目新しい方法があるわけではありませんでしたが(汗)、「仕事と勉強を両立」させる方法に王道はなく、やっぱり努力あるのみなんだな……と感じさせてくれ、気合を入れてもらえたような気がします。
しかも、とても読みやすい☆ 「はじめに」で本の全体の流れや狙いを概説し、項目ごとに大きな文字で「まとめ」が書いてあります。なんと大事な文章には、マーカーまでつけてある親切設計。あっと言う間に読み終えられました。さすがは時間節約の本ですね(笑)。
内容としては、時間術の一つとして、「仕事は優先順位で消していく」ことなどを教えてくれます。「効率の悪い人は端から端までやろうとしてしまう」とのこと。うーん、なるほど……。また優先順位は、まず「納期」、次に「緊急度」で決めると良いそうです。
耳が痛かったのは、「やるべきことを残さない(今できることなら、その瞬間にアクションを起こす。今日やることを明日に持ち越さない)」ということ。今できることでも、必要のないことは後回しにしてきましたが(汗)……、根性を入れ直したいと思います(汗)。
参考になったのは、「自分のルールを作る」で、佐藤さんの「欲張りな人、自分を信頼しない人とは仕事をしない」というルールを紹介してくれたこと。「がめつい人にはロクな人がいないというのが、私の経験です」ということだそうで……人間関係は、一番ストレスになりやすいものなので、こじれそうな関係は、可能な限り、作らないようにする、というのは「時間術」としても大事なことだと思いました(笑)。
また寝不足に弱い私としては、仕事と勉強を両立させるために睡眠時間を削らないのもステキです。(佐藤さんは、22時就寝・5時半起床を習慣にしているそうです。)

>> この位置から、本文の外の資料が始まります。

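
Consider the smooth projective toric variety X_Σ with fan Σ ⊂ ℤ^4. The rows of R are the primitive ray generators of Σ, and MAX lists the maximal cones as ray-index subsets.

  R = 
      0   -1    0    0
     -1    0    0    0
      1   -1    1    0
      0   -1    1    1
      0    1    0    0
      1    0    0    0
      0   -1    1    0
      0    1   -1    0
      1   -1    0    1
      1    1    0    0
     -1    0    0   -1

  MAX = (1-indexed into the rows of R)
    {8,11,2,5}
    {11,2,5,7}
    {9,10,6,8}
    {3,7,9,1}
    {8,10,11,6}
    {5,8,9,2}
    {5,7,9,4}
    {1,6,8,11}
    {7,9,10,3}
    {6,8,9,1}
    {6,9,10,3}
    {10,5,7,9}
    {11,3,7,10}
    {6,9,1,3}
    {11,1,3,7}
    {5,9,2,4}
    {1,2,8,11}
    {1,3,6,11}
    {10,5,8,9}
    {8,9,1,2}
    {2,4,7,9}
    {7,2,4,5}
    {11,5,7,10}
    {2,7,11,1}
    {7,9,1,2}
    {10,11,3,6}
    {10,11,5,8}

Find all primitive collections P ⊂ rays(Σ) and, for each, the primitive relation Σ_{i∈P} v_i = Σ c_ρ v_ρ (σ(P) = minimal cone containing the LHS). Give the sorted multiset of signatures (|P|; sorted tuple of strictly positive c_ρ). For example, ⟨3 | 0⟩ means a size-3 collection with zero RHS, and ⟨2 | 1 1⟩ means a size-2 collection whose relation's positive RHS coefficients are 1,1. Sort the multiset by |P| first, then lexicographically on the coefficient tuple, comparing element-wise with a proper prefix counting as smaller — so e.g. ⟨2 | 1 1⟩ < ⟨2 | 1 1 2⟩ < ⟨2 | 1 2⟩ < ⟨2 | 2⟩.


Primitive collections (18):

  P={1,5}:  v_{1} + v_{5} = 0 — sig = ⟨2 | 0⟩
  P={2,6}:  v_{2} + v_{6} = 0 — sig = ⟨2 | 0⟩
  P={7,8}:  v_{7} + v_{8} = 0 — sig = ⟨2 | 0⟩
  P={1,10}:  v_{1} + v_{10} = v_{6} — sig = ⟨2 | 1⟩
  P={2,3}:  v_{2} + v_{3} = v_{7} — sig = ⟨2 | 1⟩
  P={2,10}:  v_{2} + v_{10} = v_{5} — sig = ⟨2 | 1⟩
  P={3,8}:  v_{3} + v_{8} = v_{6} — sig = ⟨2 | 1⟩
  P={5,6}:  v_{5} + v_{6} = v_{10} — sig = ⟨2 | 1⟩
  P={6,7}:  v_{6} + v_{7} = v_{3} — sig = ⟨2 | 1⟩
  P={9,11}:  v_{9} + v_{11} = v_{1} — sig = ⟨2 | 1⟩
  P={3,5}:  v_{3} + v_{5} = v_{7} + v_{10} — sig = ⟨2 | 1 1⟩
  P={4,11}:  v_{4} + v_{11} = v_{2} + v_{7} — sig = ⟨2 | 1 1⟩
  P={1,4}:  v_{1} + v_{4} = v_{2} + v_{7} + v_{9} — sig = ⟨2 | 1 1 1⟩
  P={4,6}:  v_{4} + v_{6} = v_{5} + v_{7} + v_{9} — sig = ⟨2 | 1 1 1⟩
  P={4,8}:  v_{4} + v_{8} = v_{2} + v_{5} + v_{9} — sig = ⟨2 | 1 1 1⟩
  P={3,4}:  v_{3} + v_{4} = v_{5} + 2·v_{7} + v_{9} — sig = ⟨2 | 1 1 2⟩
  P={4,10}:  v_{4} + v_{10} = 2·v_{5} + v_{7} + v_{9} — sig = ⟨2 | 1 1 2⟩
  P={2,5,7,9}:  v_{2} + v_{5} + v_{7} + v_{9} = v_{4} — sig = ⟨4 | 1⟩

Signatures (|P|; sorted positive RHS coefficients), sorted:
[⟨2 | 0⟩, ⟨2 | 0⟩, ⟨2 | 0⟩, ⟨2 | 1⟩, ⟨2 | 1⟩, ⟨2 | 1⟩, ⟨2 | 1⟩, ⟨2 | 1⟩, ⟨2 | 1⟩, ⟨2 | 1⟩, ⟨2 | 1 1⟩, ⟨2 | 1 1⟩, ⟨2 | 1 1 1⟩, ⟨2 | 1 1 1⟩, ⟨2 | 1 1 1⟩, ⟨2 | 1 1 2⟩, ⟨2 | 1 1 2⟩, ⟨4 | 1⟩]


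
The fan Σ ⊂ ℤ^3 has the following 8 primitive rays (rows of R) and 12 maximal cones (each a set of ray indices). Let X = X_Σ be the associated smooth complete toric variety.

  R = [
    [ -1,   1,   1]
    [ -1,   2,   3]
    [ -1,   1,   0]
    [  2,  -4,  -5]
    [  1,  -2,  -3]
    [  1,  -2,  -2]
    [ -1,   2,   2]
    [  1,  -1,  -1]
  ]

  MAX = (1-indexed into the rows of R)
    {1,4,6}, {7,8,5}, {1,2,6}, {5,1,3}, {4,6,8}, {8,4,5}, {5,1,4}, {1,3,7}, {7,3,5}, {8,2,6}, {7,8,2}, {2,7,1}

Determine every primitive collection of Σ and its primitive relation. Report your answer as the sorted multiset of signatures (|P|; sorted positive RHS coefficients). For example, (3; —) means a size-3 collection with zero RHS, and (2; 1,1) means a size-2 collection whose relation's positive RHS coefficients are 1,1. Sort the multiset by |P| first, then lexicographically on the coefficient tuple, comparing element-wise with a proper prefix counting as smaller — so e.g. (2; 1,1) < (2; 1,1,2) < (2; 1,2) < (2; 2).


Δ(Σ) — 8 vertices, 11 min non-faces:

  {1,8}:  v_{1} + v_{8} = 0 — sig = (2; —)
  {2,5}:  v_{2} + v_{5} = 0 — sig = (2; —)
  {6,7}:  v_{6} + v_{7} = 0 — sig = (2; —)
  {2,4}:  v_{2} + v_{4} = v_{6} — sig = (2; 1)
  {4,7}:  v_{4} + v_{7} = v_{5} — sig = (2; 1)
  {5,6}:  v_{5} + v_{6} = v_{4} — sig = (2; 1)
  {2,3}:  v_{2} + v_{3} = v_{1} + v_{7} — sig = (2; 1,1)
  {3,6}:  v_{3} + v_{6} = v_{1} + v_{5} — sig = (2; 1,1)
  {3,8}:  v_{3} + v_{8} = v_{5} + v_{7} — sig = (2; 1,1)
  {3,4}:  v_{3} + v_{4} = v_{1} + 2·v_{5} — sig = (2; 1,2)
  {1,5,7}:  v_{1} + v_{5} + v_{7} = v_{3} — sig = (3; 1)

Signatures (|P|; sorted positive RHS coefficients), sorted:
[(2; —), (2; —), (2; —), (2; 1), (2; 1), (2; 1), (2; 1,1), (2; 1,1), (2; 1,1), (2; 1,2), (3; 1)]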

やりたいことは習慣化することが大事だそうで、「初心者の勉強は一日の生活パターンを作ることから」始めると良いと言っています。これは私も心がけていることで、「習慣化」の力を実感しています。
また、「朝起きて一番にすること、出社して一番にすること、帰宅して一番にすること、これを決めて、自分のスイッチをONにする仕組みを作ろう」とありましたが、私は「出社して一番に」、自分の大型スケジュール帳を開くことから始めていました。それには予定だけでなく、前の日の終りに「次の日の自分にあてたメモ」も書いていたので、それを確認し、その日の詳細スケジュールを立てることから始めていたのです。こうすると、自分のスイッチをすぐにONにできました(エッヘン)。同じように、「朝起きて一番に」と「帰宅して一番に」も、やれると良いということですね(……汗……無理かも……)。
……それはともかく、この本には「時間術の心得」が「ど直球」で書かれていて、怠け心に、ビシビシ突き刺さってきます。「仕事と時間を両立させる」時間術だけでなく、心構えが、とても参考になる本です。